Thanks, Paul. In summary, we're very pleased with how the assets are operating from a occupancy, tenant demand, and income perspective. Our key focus for FY 2025 is to position ECF to enable continued income stability, FFO growth, and importantly, NTA stabilization and growth as the market recovers. This involves continuing our strong asset management and leasing focus across all our assets, and executing on asset sales, like I mentioned, to reduce gearing to the mid or lower end of our target range. FFO guidance is AUD 0.093-AUD 0.098 per security, with the lower end of the range assuming several asset sales, and the upper end of the range assuming no asset sales.

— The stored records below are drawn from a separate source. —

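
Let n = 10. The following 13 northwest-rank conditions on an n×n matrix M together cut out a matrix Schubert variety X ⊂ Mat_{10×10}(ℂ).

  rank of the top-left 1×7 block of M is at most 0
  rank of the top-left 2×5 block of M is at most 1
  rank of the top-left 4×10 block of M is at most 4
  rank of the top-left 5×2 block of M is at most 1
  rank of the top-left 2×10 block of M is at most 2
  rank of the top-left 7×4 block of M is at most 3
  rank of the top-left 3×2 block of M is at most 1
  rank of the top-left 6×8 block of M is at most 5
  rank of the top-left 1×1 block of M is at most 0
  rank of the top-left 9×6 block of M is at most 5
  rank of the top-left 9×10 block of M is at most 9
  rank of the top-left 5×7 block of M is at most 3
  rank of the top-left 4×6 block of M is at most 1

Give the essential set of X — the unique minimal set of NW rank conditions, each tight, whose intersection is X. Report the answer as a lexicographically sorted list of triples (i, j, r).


The tightest implied rank at each (i,j), from the 13 conditions:

  row 1: 0 0 0 0 0 0 0 1 1 1
  row 2: 1 1 1 1 1 1 1 2 2 2
  row 3: 1 1 1 1 1 1 2 3 3 3
  row 4: 1 1 1 1 1 1 2 3 4 4
  row 5: 1 1 2 2 2 2 3 4 5 5
  row 6: 1 2 3 3 3 3 4 5 6 6
  row 7: 1 2 3 3 4 4 5 6 7 7
  row 8: 1 2 3 4 5 5 6 7 8 8
  row 9: 1 2 3 4 5 5 6 7 8 9
  row 10: 1 2 3 4 5 6 7 8 9 10

so w = (8, 1, 7, 9, 3, 2, 5, 4, 10, 6).

Fulton essential set (5 of the 20 Rothe cells):

[(1, 7, 0), (4, 6, 1), (5, 2, 1), (7, 4, 3), (9, 6, 5)]


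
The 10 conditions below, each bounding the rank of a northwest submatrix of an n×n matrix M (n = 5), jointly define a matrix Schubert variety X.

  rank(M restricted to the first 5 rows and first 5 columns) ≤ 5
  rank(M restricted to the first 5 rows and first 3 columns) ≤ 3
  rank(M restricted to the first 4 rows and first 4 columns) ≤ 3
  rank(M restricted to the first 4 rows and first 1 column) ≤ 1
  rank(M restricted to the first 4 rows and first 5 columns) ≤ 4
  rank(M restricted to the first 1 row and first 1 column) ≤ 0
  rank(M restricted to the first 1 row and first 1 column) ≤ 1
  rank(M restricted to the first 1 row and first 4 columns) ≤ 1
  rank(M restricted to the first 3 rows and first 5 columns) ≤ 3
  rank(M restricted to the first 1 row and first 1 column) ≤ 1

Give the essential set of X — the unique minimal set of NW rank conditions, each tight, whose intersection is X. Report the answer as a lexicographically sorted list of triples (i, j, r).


Rank table r_w(5×5) implied by the 10 constraints:

  0  1  1  1  1
  1  2  2  2  2
  1  2  3  3  3
  1  2  3  3  4
  1  2  3  4  5

so w = (2, 1, 3, 5, 4).

2 SE-corners of the 2-cell Rothe diagram give Ess(w):

[(1, 1, 0), (4, 4, 3)]


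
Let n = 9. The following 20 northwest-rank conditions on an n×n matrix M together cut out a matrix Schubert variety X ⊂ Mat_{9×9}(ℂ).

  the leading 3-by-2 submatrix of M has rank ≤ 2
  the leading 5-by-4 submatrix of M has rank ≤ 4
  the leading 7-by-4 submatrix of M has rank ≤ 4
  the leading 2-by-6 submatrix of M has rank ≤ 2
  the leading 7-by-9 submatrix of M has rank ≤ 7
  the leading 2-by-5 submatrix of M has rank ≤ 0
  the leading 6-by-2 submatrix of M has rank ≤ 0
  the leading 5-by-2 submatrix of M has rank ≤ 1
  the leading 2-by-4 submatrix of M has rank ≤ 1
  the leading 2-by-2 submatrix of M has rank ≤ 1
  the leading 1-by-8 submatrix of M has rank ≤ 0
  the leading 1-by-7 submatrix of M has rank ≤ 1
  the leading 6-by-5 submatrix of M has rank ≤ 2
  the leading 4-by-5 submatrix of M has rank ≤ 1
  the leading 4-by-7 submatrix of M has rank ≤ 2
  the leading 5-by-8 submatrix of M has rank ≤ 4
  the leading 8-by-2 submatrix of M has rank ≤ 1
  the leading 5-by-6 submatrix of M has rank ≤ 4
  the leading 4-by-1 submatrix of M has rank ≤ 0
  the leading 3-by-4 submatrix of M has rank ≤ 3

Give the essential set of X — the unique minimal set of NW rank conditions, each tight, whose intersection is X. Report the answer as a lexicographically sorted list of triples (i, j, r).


Recovering R(i,j) via the rank-extension bound from the 20 conditions:

  row 1: 0 | 0 | 0 | 0 | 0 | 0 | 0 | 0 | 1
  row 2: 0 | 0 | 0 | 0 | 0 | 1 | 1 | 1 | 2
  row 3: 0 | 0 | 1 | 1 | 1 | 2 | 2 | 2 | 3
  row 4: 0 | 0 | 1 | 1 | 1 | 2 | 2 | 3 | 4
  row 5: 0 | 0 | 1 | 2 | 2 | 3 | 3 | 4 | 5
  row 6: 0 | 0 | 1 | 2 | 2 | 3 | 4 | 5 | 6
  row 7: 1 | 1 | 2 | 3 | 3 | 4 | 5 | 6 | 7
  row 8: 1 | 1 | 2 | 3 | 4 | 5 | 6 | 7 | 8
  row 9: 1 | 2 | 3 | 4 | 5 | 6 | 7 | 8 | 9

hence w(1..9) = (9, 6, 3, 8, 4, 7, 1, 5, 2).

7 SE-corners of the 26-cell Rothe diagram give Ess(w):

[(1, 8, 0), (2, 5, 0), (4, 5, 1), (4, 7, 2), (6, 2, 0), (6, 5, 2), (8, 2, 1)]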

Our forecast distribution for the FY 2025 period is AUD 0.075 per unit, which reflects an 11.6% yield on current security price, and a payout ratio of just over 80% based on the lower end of the guidance range I just articulated. On that note, I will hand back and open for questions.
Thank you. If you wish to ask a question, please press star one on your telephone and wait for your name to be announced. If you wish to cancel your request, please press star two. If you're on a speakerphone, please pick up the handset to ask your question. We will now pause momentarily to allow questions to be registered. Thank you. There are no questions at this time. I'll now hand back to Mr. Paul Siviour for closing remarks.

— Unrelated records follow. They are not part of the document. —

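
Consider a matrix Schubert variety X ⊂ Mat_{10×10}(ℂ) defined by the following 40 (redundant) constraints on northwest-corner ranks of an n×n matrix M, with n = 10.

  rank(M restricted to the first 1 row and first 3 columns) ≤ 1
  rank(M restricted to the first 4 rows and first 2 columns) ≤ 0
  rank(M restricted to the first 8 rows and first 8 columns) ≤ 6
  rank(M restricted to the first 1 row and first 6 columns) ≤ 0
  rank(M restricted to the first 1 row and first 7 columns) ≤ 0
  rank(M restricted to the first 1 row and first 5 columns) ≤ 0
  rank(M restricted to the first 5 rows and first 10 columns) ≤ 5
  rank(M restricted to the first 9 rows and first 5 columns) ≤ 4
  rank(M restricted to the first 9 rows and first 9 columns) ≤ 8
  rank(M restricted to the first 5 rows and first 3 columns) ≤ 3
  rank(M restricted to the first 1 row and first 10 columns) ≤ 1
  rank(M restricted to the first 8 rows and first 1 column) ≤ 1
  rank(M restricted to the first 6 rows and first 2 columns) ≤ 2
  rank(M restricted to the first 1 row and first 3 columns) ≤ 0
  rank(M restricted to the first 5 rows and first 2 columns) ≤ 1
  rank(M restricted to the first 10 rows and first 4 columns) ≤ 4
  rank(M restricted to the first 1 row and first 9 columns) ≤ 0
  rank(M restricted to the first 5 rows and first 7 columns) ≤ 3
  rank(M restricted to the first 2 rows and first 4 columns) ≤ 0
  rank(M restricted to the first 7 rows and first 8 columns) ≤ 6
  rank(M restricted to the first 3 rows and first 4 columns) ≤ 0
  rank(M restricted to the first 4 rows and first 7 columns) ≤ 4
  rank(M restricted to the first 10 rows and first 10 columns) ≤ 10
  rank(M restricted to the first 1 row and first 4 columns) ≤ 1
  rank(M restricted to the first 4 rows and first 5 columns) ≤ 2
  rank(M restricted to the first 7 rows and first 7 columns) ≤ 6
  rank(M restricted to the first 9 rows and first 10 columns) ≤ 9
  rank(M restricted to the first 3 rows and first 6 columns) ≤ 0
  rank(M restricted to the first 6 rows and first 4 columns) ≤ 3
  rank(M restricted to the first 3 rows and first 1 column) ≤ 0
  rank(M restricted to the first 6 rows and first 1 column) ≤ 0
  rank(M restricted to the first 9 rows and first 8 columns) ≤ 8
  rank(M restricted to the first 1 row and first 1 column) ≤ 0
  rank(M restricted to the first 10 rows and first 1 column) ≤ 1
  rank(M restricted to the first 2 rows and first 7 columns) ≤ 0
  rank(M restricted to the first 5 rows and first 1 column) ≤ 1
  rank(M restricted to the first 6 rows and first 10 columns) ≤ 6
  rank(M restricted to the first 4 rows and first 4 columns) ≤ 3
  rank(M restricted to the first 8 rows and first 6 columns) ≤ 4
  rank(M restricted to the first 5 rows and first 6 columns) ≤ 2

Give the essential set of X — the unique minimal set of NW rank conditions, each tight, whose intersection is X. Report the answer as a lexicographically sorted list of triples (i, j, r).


The tightest implied rank at each (i,j), from the 40 conditions:

  row 1: 0, 0, 0, 0, 0, 0, 0, 0, 0, 1
  row 2: 0, 0, 0, 0, 0, 0, 0, 1, 1, 2
  row 3: 0, 0, 0, 0, 0, 0, 1, 2, 2, 3
  row 4: 0, 0, 1, 1, 1, 1, 2, 3, 3, 4
  row 5: 0, 1, 2, 2, 2, 2, 3, 4, 4, 5
  row 6: 0, 1, 2, 3, 3, 3, 4, 5, 5, 6
  row 7: 1, 2, 3, 4, 4, 4, 5, 6, 6, 7
  row 8: 1, 2, 3, 4, 4, 4, 5, 6, 7, 8
  row 9: 1, 2, 3, 4, 4, 5, 6, 7, 8, 9
  row 10: 1, 2, 3, 4, 5, 6, 7, 8, 9, 10

hence w(1..10) = (10, 8, 7, 3, 2, 4, 1, 9, 6, 5).

ℓ(w)=29; the 7 essential cells (i,j,r):

[(1, 9, 0), (2, 7, 0), (3, 6, 0), (4, 2, 0), (6, 1, 0), (8, 6, 4), (9, 5, 4)]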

Thank you very much. Just to again reiterate the quality of the fund's performance in respect of FY 2024, it's off the back of a fund that has 98% occupancy across the portfolio and is generating strong like-for-like income growth. We see ongoing positive leasing activity in respect of the fund's portfolio, and as David mentioned, we are guiding to a distribution per security of at least AUD 0.075 per security, which is framed against the bottom end of the FFO guidance range of 9.3, which, as David mentioned, reflects the potential for several asset sales. I'd like to congratulate David and the team on another strong result for ECF, and also for commencing FY 2025 with strong prospects for the fund.
I'd like to also thank those on the call for their interest in ECF and for joining us today. Thank you, and have a good day.
That does conclude our conference for today. Thank you for participating. You may now disconnect.